It’s not a simple idea for me to own being a writer. I never wanted to be a writer. It wasn’t something that was ever who I am or in my bones. I didn’t breathe in every moment knowing this is who I am. It just happens. Words come out. It feels better.
I was a scientist once. There was a moment when the world in perfect excellence shattered for me and I was a scientist. I fell deeply in love with Geology and I wanted to be a rock doctor. I wanted to climb mountains and camp along active volcanoes and wear that big, shiny suit to take measurements. I wanted to pick up and analyze rocks. I wanted to weigh and measure and even bite dirt to see what the grains felt like. I was a scientist. And I still stick rocks in my pocket.
To know me is to think of me with every sensory caress of the ocean; every rock that looks special; every butterfly that floats by.
Being a scientist at the time didn’t really take in the needs of a young family. I couldn’t leave my family for field trips to study the earth and really thought about taking them with me. I didn’t have the security of knowing that I could leave and their Dad could run the house. This sounds harsh, but if you think about my first childbirth, it makes sense. I had Kid1. My ex got food poisoning and when I got home from the hospital, I had to make my own dinner. I hit the ground running from that moment on. I’d be hospitalized, and get home with laundry waiting for me. I wasn’t allowed to lift a laundry basket and my help looked like someone willing to carry the laundry basket to and from the laundry room, but I was still on my own for everything else. I couldn’t see leaving my family to study the earth as an option.
Then there was the math. I struggled with math in the 3rd grade when I was suppoed to be memorizing multiplication tables. It wasn’t just the math. It was at a time when I was sitting at a desk next to a boy that kept touching my legs and wanting to explore grown things. I was curious too. My teacher never noticed. I was not at all focused on math. Not having that foundation, I struggled. By the time I got through college level algebra with 2 kids and one on the way, it started to look impossible. I was facing chemistry, calculus, and physics, and it seemed impossible when I had to fit homework in after my family fell asleep. I imagined getting through with really bad grades and I wanted better. I wanted an easier major. I was no longer a scientist, but I fell into being an english major.
English and literature were easier for me. I loved reading from the time I would steal my sister’s trashy bodice ripping romance novels. I loved literary porn from the 8th grade, not realizing how much I was warping my ideals of love and romance and real relationships. I got older and had a family of my own and would spend hours reading books as an escape. Some days I would read 3 novels in a day, forgetting to eat, and barely feeding my family. The housework would sit. I was in bed reading, while my ex was watching television, and it was okay to run away without leaving.
When I was in the 10th grade I started keeping a journal. It started after a breakup and became a place to pour out all of my darkness. I would write and forget about what was bothering me. That first journal was full of terrible men jokes. When I got married, at first I thought it was okay to share everything, so I did. When you share what is hurting you in a way where it was written only for you, it can look hurtful and mean, even if that was never the intention. I began keeping my journal to myself, but the new boundary was never honored. I stopped writing. At one point, I had several entries a day and it was a cleansing ritual. It became sporadic. I remember writing an entry after a 4 year gap. I would write for healing, but it was covered in shame. Then it was hidden, because I couldn’t own how I felt.

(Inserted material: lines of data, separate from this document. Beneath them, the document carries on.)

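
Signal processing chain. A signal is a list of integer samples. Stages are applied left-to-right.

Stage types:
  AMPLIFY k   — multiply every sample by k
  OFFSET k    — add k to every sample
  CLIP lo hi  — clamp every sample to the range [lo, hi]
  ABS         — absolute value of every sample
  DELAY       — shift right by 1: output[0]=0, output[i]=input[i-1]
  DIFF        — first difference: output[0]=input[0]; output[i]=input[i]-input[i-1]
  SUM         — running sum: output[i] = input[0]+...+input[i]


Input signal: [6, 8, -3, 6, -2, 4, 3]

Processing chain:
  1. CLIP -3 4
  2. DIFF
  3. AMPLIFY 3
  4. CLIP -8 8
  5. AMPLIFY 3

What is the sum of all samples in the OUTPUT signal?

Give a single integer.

Answer: 15

Derivation:
Input: [6, 8, -3, 6, -2, 4, 3]
Stage 1 (CLIP -3 4): clip(6,-3,4)=4, clip(8,-3,4)=4, clip(-3,-3,4)=-3, clip(6,-3,4)=4, clip(-2,-3,4)=-2, clip(4,-3,4)=4, clip(3,-3,4)=3 -> [4, 4, -3, 4, -2, 4, 3]
Stage 2 (DIFF): s[0]=4, 4-4=0, -3-4=-7, 4--3=7, -2-4=-6, 4--2=6, 3-4=-1 -> [4, 0, -7, 7, -6, 6, -1]
Stage 3 (AMPLIFY 3): 4*3=12, 0*3=0, -7*3=-21, 7*3=21, -6*3=-18, 6*3=18, -1*3=-3 -> [12, 0, -21, 21, -18, 18, -3]
Stage 4 (CLIP -8 8): clip(12,-8,8)=8, clip(0,-8,8)=0, clip(-21,-8,8)=-8, clip(21,-8,8)=8, clip(-18,-8,8)=-8, clip(18,-8,8)=8, clip(-3,-8,8)=-3 -> [8, 0, -8, 8, -8, 8, -3]
Stage 5 (AMPLIFY 3): 8*3=24, 0*3=0, -8*3=-24, 8*3=24, -8*3=-24, 8*3=24, -3*3=-9 -> [24, 0, -24, 24, -24, 24, -9]
Output sum: 15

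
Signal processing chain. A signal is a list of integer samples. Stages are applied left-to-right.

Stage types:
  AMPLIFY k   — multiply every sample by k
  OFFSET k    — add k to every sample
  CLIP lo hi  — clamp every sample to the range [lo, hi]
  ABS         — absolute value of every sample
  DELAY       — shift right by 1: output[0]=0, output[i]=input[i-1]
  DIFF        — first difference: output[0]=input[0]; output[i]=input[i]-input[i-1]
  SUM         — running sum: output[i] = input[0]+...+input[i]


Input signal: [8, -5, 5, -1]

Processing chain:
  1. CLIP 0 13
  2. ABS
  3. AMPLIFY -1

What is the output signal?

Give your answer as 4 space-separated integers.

Answer: -8 0 -5 0

Derivation:
Input: [8, -5, 5, -1]
Stage 1 (CLIP 0 13): clip(8,0,13)=8, clip(-5,0,13)=0, clip(5,0,13)=5, clip(-1,0,13)=0 -> [8, 0, 5, 0]
Stage 2 (ABS): |8|=8, |0|=0, |5|=5, |0|=0 -> [8, 0, 5, 0]
Stage 3 (AMPLIFY -1): 8*-1=-8, 0*-1=0, 5*-1=-5, 0*-1=0 -> [-8, 0, -5, 0]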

In the months where I was still trying to save my marriage, I destroyed and threw away over 20 years of journals. This was at a time when I couldn’t write. I was trying to write creatively, and I couldn’t string together a paragraph. I felt like my writing killed my marriage and I couldn’t get it out because I was so broken. I tried starting a new journal. I wanted it to be new and not include the dark, but more optimism. It was easier to not write. I tried writing a story and got bored while writing. Why would anyone want to read what I’m too bored to write?
In February of this year I started blogging here. It was free therapy. My words made me feel better. It was more positive because bashing people isn’t what I want to do and knowing the words are for someone else means I am held accountable by faceless numbers of blog hits and subscriptions.
But I still haven’t stepped into being a writer. I blog. It’s a hobby. My Dad identifies himself as a writer, and I never liked what that looked like to me. He was writing and I wanted to snuggle. His dreams came with disappointment. Writers are made for rejection. It becomes great material. I think that’s why I’m in love with falling in love and my superficial crushes mean more to me than the men actually did. It might be why I still refer to them as boys.
One day I might call myself a writer. Today I own the fact that the words I string together can be compelling. Much like a train wreck. It’s enough.